A big reason for the loss to Tampa Bay was the Steelers defense and their inability to get big stops when they needed them most, especially on the last and game deciding drive. Part of this is because of injuries and part of it can be attributed to the fact that their defense was not all that impressive before they got ravaged with injuries in the win over Carolina. During that win over the Panthers, Pittsburgh lost their best corner back, Ike Taylor, and two of their four starting linebackers, Ryan Shazier and Jarvis Jones.
In the passing game, the Steelers’ defense was always going to struggle whether or not they lost Taylor to injury for a big chunk of the season. The secondary has been very susceptible to big passing plays in recent years because of their lack of depth and increasing age. Taylor and longtime safety Troy Polamalu are both in the waning years of their respective careers and have lost a lot of their range when it comes to deep coverage. Mike Mitchell was brought in at safety to try to help improve the group, but his skills are much more tailored to defending the run than being a rangy free safety that can cover the back-end.

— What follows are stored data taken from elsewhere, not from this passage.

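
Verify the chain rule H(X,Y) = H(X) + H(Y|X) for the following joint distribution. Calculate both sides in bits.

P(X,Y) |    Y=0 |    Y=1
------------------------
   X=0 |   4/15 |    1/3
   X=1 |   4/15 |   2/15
H(X,Y) = 1.9329, H(X) = 0.9710, H(Y|X) = 0.9620 (all in bits)

Chain rule: H(X,Y) = H(X) + H(Y|X)

Left side — joint entropy directly:
H(X,Y) = -Σ p(x,y) log p(x,y) = 1.9329 bits

Right side — compute H(Y|X) from the conditional distributions:
P(X) = (3/5, 2/5), so H(X) = 0.9710 bits
H(Y|X) = Σ_x P(X=x) · H(Y|X=x):
  P(Y|X=0) = (4/9, 5/9), H(Y|X=0) = 0.9911, weight P(X=0) = 3/5
  P(Y|X=1) = (2/3, 1/3), H(Y|X=1) = 0.9183, weight P(X=1) = 2/5
H(Y|X) = 0.9620 bits

H(X) + H(Y|X) = 0.9710 + 0.9620 = 1.9329 bits

Both sides equal 1.9329 bits. ✓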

The same statement can be made about the line backing core that could be made about Mike Mitchell; they are much more skilled covering the run than they are covering the pass. Shazier was brought in to help exactly that because he has great speed for a middle linebacker and can hopefully become great in coverage. The 2014 first round pick has shown flashes of his coverage ability, but missing time through a knee injury will not speed up his development.

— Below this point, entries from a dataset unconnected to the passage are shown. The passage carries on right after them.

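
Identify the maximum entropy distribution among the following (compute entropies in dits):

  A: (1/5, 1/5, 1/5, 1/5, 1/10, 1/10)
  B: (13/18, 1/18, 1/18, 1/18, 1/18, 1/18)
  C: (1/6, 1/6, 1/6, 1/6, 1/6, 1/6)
C

For a discrete distribution over n outcomes, entropy is maximized by the uniform distribution.

Computing entropies:
H(A) = 0.7592 dits
H(B) = 0.4508 dits
H(C) = 0.7782 dits

The uniform distribution (where all probabilities equal 1/6) achieves the maximum entropy of log_10(6) = 0.7782 dits.

Distribution C has the highest entropy.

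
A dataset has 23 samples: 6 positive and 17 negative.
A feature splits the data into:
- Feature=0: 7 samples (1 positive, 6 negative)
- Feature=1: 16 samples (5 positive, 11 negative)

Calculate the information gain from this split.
0.0247 bits

Information Gain = H(Y) - H(Y|Feature)

Before split:
P(positive) = 6/23 = 0.2609
H(Y) = 0.8281 bits

After split:
Feature=0: H = 0.5917 bits (weight = 7/23)
Feature=1: H = 0.8960 bits (weight = 16/23)
H(Y|Feature) = (7/23)×0.5917 + (16/23)×0.8960 = 0.8034 bits

Information Gain = 0.8281 - 0.8034 = 0.0247 bits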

An aspect of defense that usually helps the secondary greatly is the pass rush, and the loss of Jarvis Jones does not help. After a mediocre rookie year he was looking like he was coming into his own as a pass rusher in the first three games this season. Luckily, Jason Worilds is still available and they have some depth at outside line backer so the Jones injury should be less costly than the Shazier and Taylor injuries.

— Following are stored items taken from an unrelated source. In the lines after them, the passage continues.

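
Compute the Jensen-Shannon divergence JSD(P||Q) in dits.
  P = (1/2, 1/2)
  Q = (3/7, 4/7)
0.0011 dits

Jensen-Shannon divergence is:
JSD(P||Q) = 0.5 × D_KL(P||M) + 0.5 × D_KL(Q||M)
where M = 0.5 × (P + Q) is the mixture distribution.

M = 0.5 × (1/2, 1/2) + 0.5 × (3/7, 4/7) = (13/28, 15/28)

D_KL(P||M) = 0.0011 dits
D_KL(Q||M) = 0.0011 dits

JSD(P||Q) = 0.5 × 0.0011 + 0.5 × 0.0011 = 0.0011 dits

Unlike KL divergence, JSD is symmetric and bounded: 0 ≤ JSD ≤ log(2).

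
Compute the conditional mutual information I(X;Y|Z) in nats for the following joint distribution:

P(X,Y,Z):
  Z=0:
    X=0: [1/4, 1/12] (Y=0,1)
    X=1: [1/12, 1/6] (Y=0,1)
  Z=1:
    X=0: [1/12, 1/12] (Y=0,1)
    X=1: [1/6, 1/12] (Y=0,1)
0.0576 nats

Conditional mutual information: I(X;Y|Z) = H(X|Z) + H(Y|Z) - H(X,Y|Z)

H(Z) = 0.6792
H(X,Z) = 1.3580 → H(X|Z) = 0.6788
H(Y,Z) = 1.3580 → H(Y|Z) = 0.6788
H(X,Y,Z) = 1.9792 → H(X,Y|Z) = 1.3000

I(X;Y|Z) = 0.6788 + 0.6788 - 1.3000 = 0.0576 nats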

For years, the Steelers’ defense has been the constant for the team. When the offense struggled, they could always count on them to get big stops. This year, however, it is almost the complete opposite with offense firing on all cylinders, outside of their six-point performance against the Ravens, and the defense is struggling to find their rhythm.
It makes complete sense that this switch has taken place with the playmakers that have developed on the offensive side. Antonio Brown and LeVeon Bell have looked like elite players at their positions early on and Ben Roethlisberger can always be relied upon. The problem is there are very few playmakers like those guys on the other side of the ball, making it difficult for the 2014 defense to live up to famous Pittsburgh defenses of the past.
Improving the Steelers in the short term will be a difficult task for head coach Mike Tomlin and General Manager Kevin Colbert because of how little cap room they have over the next few years. This team has done a very poor job recently of being able to move on from players they have previously shown loyalty to. This summer they started doing that with the releases of Lamar Woodley and Ryan Clark, but they still did not do enough. Some tough decisions will likely have to be made over the course of this year and the coming years if this team wants to stay competitive.
With a 2-2 start to the 2014 season, the Pittsburgh Steelers have continued to show the same sort of inconsistency that have shown in the last two seasons. A big win over Carolina was followed by a home loss to Tampa Bay. That is something that cannot happen to teams that want to remain in the playoffs year in and year out. Improvements need to be made to the defense in upcoming off seasons, but in the short-term, it looks like this is what Pittsburgh will be; a mediocre team who will be able to score but will be unlikely to keep other teams from scoring, especially in the deep passing game.